Pharmacists across the country have been told to restrict prescriptions to a 30-day supply due to the ongoing COVID-19 pandemic disrupting the supply line and threatening shortages of a variety of drugs.
But the trickle-down effect of the restrictions, showing up at pharmacy counters in the form of increased dispensing fees, is causing concern for many British Columbians who have found themselves facing unprecedented financial uncertainty, particularly seniors and those living on low income.
Gretchen Dawson is in her early 80s and resides in a senior independent living facility in Kelowna with her husband. Between the two of them, they take about 11 prescriptions.
Before the disruption of COVID-19, the pair would visit a local pharmacy every three months to refill their prescriptions, receiving a 90-day supply while paying a dispensing fee of $10 per medication, or $110.
“It’s a $10 dispensing fee for something I would normally only pay once for three months,” she told Black Press Media. “It’s costing me $20 extra every three months for each medication.”
Dawson and her husband are retired and depend on their pensions and Old Age Security. PharmaCare and other insurance providers typically don’t cover the dispensing fee on medications.
She explained to her pharmacist that the extra cost was causing serious financial issues, but was told that the regulations came from the B.C. government amid the COVID-19 crisis and there was nothing they could do to help her.
“The new ruling means they can only dispense for 30 days. But my pharmacist knows me, I have been seeing him for 27 years. I have congestive heart failure, I am not hoarding pills,” explained Dawson.

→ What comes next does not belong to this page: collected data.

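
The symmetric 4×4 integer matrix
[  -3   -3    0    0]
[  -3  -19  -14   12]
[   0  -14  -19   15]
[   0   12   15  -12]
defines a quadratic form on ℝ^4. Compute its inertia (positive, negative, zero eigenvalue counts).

Answer: (0, 3, 1)

Derivation:
step 0: pivot -3 → sign −
step 1: pivot -16 → sign −
step 2: pivot -27/4 → sign −
step 3: row/col 3 already zero → sign 0
signature = (0, 3, 1)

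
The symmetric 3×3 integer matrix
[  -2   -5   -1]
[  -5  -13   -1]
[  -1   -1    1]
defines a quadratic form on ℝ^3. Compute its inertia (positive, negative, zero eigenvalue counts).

step 0: pivot -2 → sign −
step 1: pivot -1/2 → sign −
step 2: pivot 6 → sign +
signature = (1, 2, 0)

Answer: (1, 2, 0)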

In a statement released on March 23, the Canadian Pharmacists Association said the restriction on medications is a “temporary but necessary” one.
“By appropriately managing inventory today, we are reducing the risk that a patient will not be able to access their medications tomorrow and into the future,” the association said.
Supply already an ongoing issue in Canada, heightened by the pandemic
With Canadians being told to brace for drug shortages, the federal government has created a team dedicated to addressing the issue, but it’s unclear if there are any possible solutions. Canada isn’t the only country facing the brunt of the low supply.
A large majority of pharmaceuticals, and key ingredients for drugs made elsewhere, come from China and India, according to the Canadian Pharmacists Association, but COVID-19 has disrupted operations in those countries.
That includes the shutdown of businesses and factories in China.
And just like the panic-buying of toilet paper, cleaning supplies and poultry products, a huge rush of people buying over-the-counter drugs have also shortened the supply of acetaminophen and other pills.
With no end in sight for the pandemic, it’s unclear how long a shortage on prescription drugs could last.
Additional dispensing fees could add up quickly, senior fears
Provincial health officer Dr. Bonnie Henry said during a news conference on Friday (April 3) that the concerns around dispensing fees will be addressed, but didn’t provide detail on what measures specifically were being taken.
“We are addressing that,” Henry said. “We’re addressing that for seniors, for people on fair Pharmacare, so that it will be taken care of for most people.”
Dawson said she doesn’t mind getting her medication 30 days at a time but admitted she is worried about the extra costs in the short term.
“The government said they are here to help seniors and give them more money, but that is a joke,” she stammered. “If I take my husband’s pills and my pills, and we have to pay a dispensing fee every 30 days that is an extra $220 every 90 days.”
Dawson asked her pharmacy if they would void the dispensing fee on the two months refills of prescriptions, citing the B.C. Pharmacy Association guideline that prescriptions can only be filled 90 days at a time, however, the pharmacist said no.
Another concern for Dawson is the fact she will have to take additional trips to public spaces in order to visit the pharmacy.
“I could stay home and have the pills delivered but they will charge me to deliver the medication,” she said.